Arkansas (Section 319I - 1994)

Since Arkansas' nonpoint source pollution concerns stem from agriculture--specifically animal waste--much of its NPS planning relates to this problem. In addition to the statewide program outlined in the following success story, Arkansas has developed education and training programs for liquid waste operators--particularly swine and dairy farmers.

Poultry Producers Learn New Methods to Control Waste


As one of the nation's top poultry producers, Arkansas grows some one billion broiler chickens a year, not including turkeys and laying hens. While greatly contributing to the state's economy, the poultry industry has also contributed to the degradation of its waters. Arkansas has focused its nonpoint source efforts in the Arkansas River Valley and the northwest and southwest parts of the state to eliminate pollution problems - resulting from animal waste.

A major poultry industry problem and one that has contributed greatly to the degradation of water quality is chicken litter disposal. To combat this problem, the Arkansas Soil and Water Conservation Commission--the lead nonpoint source agency--is providing technical assistance to land users. It has passed a portion of its nonpoint source funding, totaling $1,327,335, to conservation districts. This includes a section 319 grant of $730,737 and $596,598 in state matching funds. The conservation districts have then hired water quality technicians to prepare waste management plans for local poultry farmers. Since 1990, 15 technicians have each prepared 30 to 50 plans a year. The technicians help producers acquire the knowledge and skills needed to reduce or eliminate the animal waste entering lakes and streams. Since the project started in 1991, technicians have made 1,144 preliminary contacts with poultry growers and developed 841 water quality plans, of which 692 have been implemented. This has reduced excessive litter application by approximately 32,000 tons.

Disposing of dead birds is another major poultry production problem. Using a conservative 3 percent mortality rate, Arkansas producers must dispose of 27 million birds each year. Prior to 1992, growers followed the accepted practice--burying dead birds in a pit designed to work like a septic system.

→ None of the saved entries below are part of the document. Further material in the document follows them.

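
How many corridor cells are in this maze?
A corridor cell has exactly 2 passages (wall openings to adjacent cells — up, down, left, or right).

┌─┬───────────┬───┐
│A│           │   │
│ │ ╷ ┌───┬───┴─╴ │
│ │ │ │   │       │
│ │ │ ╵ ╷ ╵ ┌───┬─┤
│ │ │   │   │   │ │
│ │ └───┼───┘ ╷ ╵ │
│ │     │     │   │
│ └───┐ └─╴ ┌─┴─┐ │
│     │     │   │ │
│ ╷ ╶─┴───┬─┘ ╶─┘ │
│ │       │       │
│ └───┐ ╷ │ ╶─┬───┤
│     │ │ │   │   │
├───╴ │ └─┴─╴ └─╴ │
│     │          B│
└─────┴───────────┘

Counting cells with exactly 2 passages:
Total corridor cells: 54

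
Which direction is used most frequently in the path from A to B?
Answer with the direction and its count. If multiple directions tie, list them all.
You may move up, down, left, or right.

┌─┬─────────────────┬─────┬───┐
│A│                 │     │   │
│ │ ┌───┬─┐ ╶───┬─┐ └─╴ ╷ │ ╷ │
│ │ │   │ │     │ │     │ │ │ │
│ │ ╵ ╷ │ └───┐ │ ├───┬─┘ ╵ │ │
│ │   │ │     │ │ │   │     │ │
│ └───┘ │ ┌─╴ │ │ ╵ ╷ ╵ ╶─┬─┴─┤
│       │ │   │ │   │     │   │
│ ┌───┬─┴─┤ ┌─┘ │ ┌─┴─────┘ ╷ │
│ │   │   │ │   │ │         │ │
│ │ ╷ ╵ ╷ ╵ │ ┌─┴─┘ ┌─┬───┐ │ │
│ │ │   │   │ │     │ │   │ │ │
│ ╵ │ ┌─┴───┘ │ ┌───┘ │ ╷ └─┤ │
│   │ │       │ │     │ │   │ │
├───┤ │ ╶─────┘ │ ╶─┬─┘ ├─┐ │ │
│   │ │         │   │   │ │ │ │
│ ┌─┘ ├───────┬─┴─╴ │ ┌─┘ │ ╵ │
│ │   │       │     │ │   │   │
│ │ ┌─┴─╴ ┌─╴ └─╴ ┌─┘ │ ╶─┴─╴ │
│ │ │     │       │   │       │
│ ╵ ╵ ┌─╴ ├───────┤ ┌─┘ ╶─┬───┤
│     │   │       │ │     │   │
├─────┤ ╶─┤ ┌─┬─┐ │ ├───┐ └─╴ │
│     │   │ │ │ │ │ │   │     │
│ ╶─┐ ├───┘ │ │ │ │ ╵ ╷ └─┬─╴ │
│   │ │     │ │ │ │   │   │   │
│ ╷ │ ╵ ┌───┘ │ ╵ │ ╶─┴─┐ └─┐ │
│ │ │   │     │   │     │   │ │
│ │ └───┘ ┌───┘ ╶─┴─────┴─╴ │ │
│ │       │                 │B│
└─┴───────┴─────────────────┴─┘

Directions: down, down, down, right, right, right, up, up, left, down, left, up, up, right, right, right, right, down, right, right, down, down, down, left, down, down, left, left, left, down, right, right, right, right, up, up, right, right, up, right, right, right, right, up, right, down, down, down, down, down, down, left, left, left, down, right, down, right, right, down, down, down
Counts: {'down': 22, 'right': 23, 'up': 8, 'left': 9}
Most common: right (23 times)

Solution:

┌─┬─────────────────┬─────┬───┐
│A│↱ → → → ↓        │     │   │
│ │ ┌───┬─┐ ╶───┬─┐ └─╴ ╷ │ ╷ │
│↓│↑│↓ ↰│ │↳ → ↓│ │     │ │ │ │
│ │ ╵ ╷ │ └───┐ │ ├───┬─┘ ╵ │ │
│↓│↑ ↲│↑│     │↓│ │   │     │ │
│ └───┘ │ ┌─╴ │ │ ╵ ╷ ╵ ╶─┬─┴─┤
│↳ → → ↑│ │   │↓│   │     │↱ ↓│
│ ┌───┬─┴─┤ ┌─┘ │ ┌─┴─────┘ ╷ │
│ │   │   │ │↓ ↲│ │↱ → → → ↑│↓│
│ │ ╷ ╵ ╷ ╵ │ ┌─┴─┘ ┌─┬───┐ │ │
│ │ │   │   │↓│↱ → ↑│ │   │ │↓│
│ ╵ │ ┌─┴───┘ │ ┌───┘ │ ╷ └─┤ │
│   │ │↓ ← ← ↲│↑│     │ │   │↓│
├───┤ │ ╶─────┘ │ ╶─┬─┘ ├─┐ │ │
│   │ │↳ → → → ↑│   │   │ │ │↓│
│ ┌─┘ ├───────┬─┴─╴ │ ┌─┘ │ ╵ │
│ │   │       │     │ │   │  ↓│
│ │ ┌─┴─╴ ┌─╴ └─╴ ┌─┘ │ ╶─┴─╴ │
│ │ │     │       │   │↓ ← ← ↲│
│ ╵ ╵ ┌─╴ ├───────┤ ┌─┘ ╶─┬───┤
│     │   │       │ │  ↳ ↓│   │
├─────┤ ╶─┤ ┌─┬─┐ │ ├───┐ └─╴ │
│     │   │ │ │ │ │ │   │↳ → ↓│
│ ╶─┐ ├───┘ │ │ │ │ ╵ ╷ └─┬─╴ │
│   │ │     │ │ │ │   │   │  ↓│
│ ╷ │ ╵ ┌───┘ │ ╵ │ ╶─┴─┐ └─┐ │
│ │ │   │     │   │     │   │↓│
│ │ └───┘ ┌───┘ ╶─┴─────┴─╴ │ │
│ │       │                 │B│
└─┴───────┴─────────────────┴─┘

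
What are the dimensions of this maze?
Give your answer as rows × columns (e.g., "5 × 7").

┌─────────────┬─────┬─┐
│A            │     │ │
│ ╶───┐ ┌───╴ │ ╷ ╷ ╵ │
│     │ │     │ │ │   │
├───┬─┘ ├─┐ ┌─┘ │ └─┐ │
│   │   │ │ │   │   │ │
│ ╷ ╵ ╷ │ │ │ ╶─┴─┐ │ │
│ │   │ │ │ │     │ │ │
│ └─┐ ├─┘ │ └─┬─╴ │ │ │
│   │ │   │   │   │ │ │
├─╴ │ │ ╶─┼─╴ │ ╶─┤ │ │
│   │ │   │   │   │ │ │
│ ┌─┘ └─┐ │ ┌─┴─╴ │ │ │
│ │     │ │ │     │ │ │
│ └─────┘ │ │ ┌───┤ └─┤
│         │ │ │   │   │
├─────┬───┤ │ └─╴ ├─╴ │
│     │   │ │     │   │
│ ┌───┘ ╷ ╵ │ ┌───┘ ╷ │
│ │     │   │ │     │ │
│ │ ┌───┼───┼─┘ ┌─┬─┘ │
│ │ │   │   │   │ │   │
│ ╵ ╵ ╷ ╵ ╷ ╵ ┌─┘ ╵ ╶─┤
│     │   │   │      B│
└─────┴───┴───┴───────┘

Counting the maze dimensions:
Rows (vertical): 12
Columns (horizontal): 11
Dimensions: 12 × 11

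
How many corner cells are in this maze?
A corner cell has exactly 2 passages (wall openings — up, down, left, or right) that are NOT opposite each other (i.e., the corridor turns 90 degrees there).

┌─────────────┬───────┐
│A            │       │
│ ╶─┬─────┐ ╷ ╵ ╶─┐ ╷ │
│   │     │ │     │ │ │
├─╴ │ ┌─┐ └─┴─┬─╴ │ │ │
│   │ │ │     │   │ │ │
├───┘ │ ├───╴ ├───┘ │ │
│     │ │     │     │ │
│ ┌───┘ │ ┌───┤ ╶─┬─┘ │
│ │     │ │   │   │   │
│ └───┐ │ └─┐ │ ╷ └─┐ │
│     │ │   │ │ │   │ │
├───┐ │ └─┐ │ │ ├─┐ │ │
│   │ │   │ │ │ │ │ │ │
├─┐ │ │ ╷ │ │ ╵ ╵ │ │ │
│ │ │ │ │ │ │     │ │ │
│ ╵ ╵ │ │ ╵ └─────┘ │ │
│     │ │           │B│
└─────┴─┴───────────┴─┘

Counting corner cells (2 non-opposite passages):
Total corners: 36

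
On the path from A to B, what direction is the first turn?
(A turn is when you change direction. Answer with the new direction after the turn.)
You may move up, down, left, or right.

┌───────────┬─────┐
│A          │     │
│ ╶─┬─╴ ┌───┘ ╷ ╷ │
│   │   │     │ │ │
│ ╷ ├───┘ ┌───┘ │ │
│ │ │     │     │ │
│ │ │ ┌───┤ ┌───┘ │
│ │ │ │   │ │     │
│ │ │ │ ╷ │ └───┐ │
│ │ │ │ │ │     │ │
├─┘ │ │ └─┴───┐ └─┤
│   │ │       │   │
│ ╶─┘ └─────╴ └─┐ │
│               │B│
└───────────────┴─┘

Directions: down, right, down, down, down, down, left, down, right, right, up, up, up, up, right, right, up, right, right, up, right, down, down, left, left, down, down, right, right, down, right, down
First turn direction: right

Solution:

┌───────────┬─────┐
│A          │↱ ↓  │
│ ╶─┬─╴ ┌───┘ ╷ ╷ │
│↳ ↓│   │↱ → ↑│↓│ │
│ ╷ ├───┘ ┌───┘ │ │
│ │↓│↱ → ↑│↓ ← ↲│ │
│ │ │ ┌───┤ ┌───┘ │
│ │↓│↑│   │↓│     │
│ │ │ │ ╷ │ └───┐ │
│ │↓│↑│ │ │↳ → ↓│ │
├─┘ │ │ └─┴───┐ └─┤
│↓ ↲│↑│       │↳ ↓│
│ ╶─┘ └─────╴ └─┐ │
│↳ → ↑          │B│
└───────────────┴─┘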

Through a cooperative effort using an FY 1990 section 319 grant of $248,000 with state matching funds of $200,000, several agencies tested the management practice of dead bird disposal pits. Testing samples showed concentrations as high as 560 milligrams per liter (ppm) of ammonium, with concentrations of 200 ppm at a 15-foot downslope. As a result, dead-bird disposal pits have been removed from the list of acceptable management practices and have been outlawed in Arkansas. Again using a section 319 grant of $412,000 and state matching funds of $240,000, Arkansas is educating - producers about the study's results by demonstrating composting as an alternate method of disposal and through brochures and videos about closing dead-bird disposal pits and building composters. In addition, water quality technicians are helping landowners find a safe method of dead-bird disposal and providing further on-site assistance.

Cooperating agencies are the Arkansas Soil and Water Conservation Commission, the Arkansas Department of Pollution Control and Ecology, the Arkansas Water Resources Research Center, the University of Arkansas, the Arkansas Cooperative Extension Service, and the conservation districts.